Army stops activities with illegal migrants, but president says it is ‘not a sin for soldiers to lend a hand to the helpless’

Israeli President Reuven Rivlin speaks at a press conference after a session of the EU Parliament in Brussels on June 22, 2016. (AFP Photo/John Thys)
Israeli President Reuven Rivlin speaks at a press conference after a session of the EU Parliament in Brussels on June 22, 2016. (AFP Photo/John Thys)

President Reuven Rivlin on Tuesday expressed support for Israeli soldiers after the army suspended their volunteer work with the children of African refugees.
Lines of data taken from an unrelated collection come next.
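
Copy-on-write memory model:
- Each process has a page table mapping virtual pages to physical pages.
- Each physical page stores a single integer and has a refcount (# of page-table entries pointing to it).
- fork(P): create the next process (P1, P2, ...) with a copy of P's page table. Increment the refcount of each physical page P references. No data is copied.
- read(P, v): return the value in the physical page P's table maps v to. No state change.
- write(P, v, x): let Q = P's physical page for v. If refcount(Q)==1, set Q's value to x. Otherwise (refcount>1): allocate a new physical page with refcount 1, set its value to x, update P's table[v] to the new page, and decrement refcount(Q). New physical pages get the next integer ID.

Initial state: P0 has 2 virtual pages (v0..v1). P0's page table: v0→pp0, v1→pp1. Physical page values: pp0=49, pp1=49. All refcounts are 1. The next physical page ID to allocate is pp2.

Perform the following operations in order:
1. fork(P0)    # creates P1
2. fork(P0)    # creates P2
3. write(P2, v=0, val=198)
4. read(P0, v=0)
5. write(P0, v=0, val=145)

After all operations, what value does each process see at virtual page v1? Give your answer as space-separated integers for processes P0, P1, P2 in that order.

Op 1: fork(P0) -> P1. 2 ppages; refcounts: pp0:2 pp1:2
Op 2: fork(P0) -> P2. 2 ppages; refcounts: pp0:3 pp1:3
Op 3: write(P2, v0, 198). refcount(pp0)=3>1 -> COPY to pp2. 3 ppages; refcounts: pp0:2 pp1:3 pp2:1
Op 4: read(P0, v0) -> 49. No state change.
Op 5: write(P0, v0, 145). refcount(pp0)=2>1 -> COPY to pp3. 4 ppages; refcounts: pp0:1 pp1:3 pp2:1 pp3:1
P0: v1 -> pp1 = 49
P1: v1 -> pp1 = 49
P2: v1 -> pp1 = 49

Answer: 49 49 49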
“It is not a sin for soldiers to lend a hand to the helpless,” Rivlin said.

Channel 10 reported Monday that a number of soldiers serving in Military Intelligence had recently been volunteering with the Elifelet organization, which helps immigrant children in south Tel Aviv.

But the army halted the volunteer work after some Jewish residents of south Tel Aviv neighborhoods, who have long complained of the influx of poverty-stricken, mainly African foreigners in their neighborhoods, voiced anger at the soldiers’ actions, accusing them of effectively working for a “radical left-wing” group, and backing illegal immigration.

Rivlin, however, told a ceremony at the President’s Residence in Jerusalem to swear in new court justices: “It is not a sin … for Israeli soldiers to lend a hand to the helpless, such as the children of refugees whose parents may well have broken Israeli law by entering illegally, for various reasons.” But, he said, “the children are not to blame.”

Illustration. African migrants walk past the Tel Aviv central bus station. (Photo credit: Zuzana Janku / Flash90)
Illustration. African migrants walk past the Tel Aviv central bus station. (Photo credit: Zuzana Janku / Flash90)

 

The military has said is has halted the volunteer work as it looks into the matter. No final decision has been made.

Elifelet is a non-profit, award-winning organization that helps hundreds of children from migrant families who are suffering from “different levels of hunger and physical distress due to poverty.” It aims to provide food and care for such children, and protect them from racial persecution.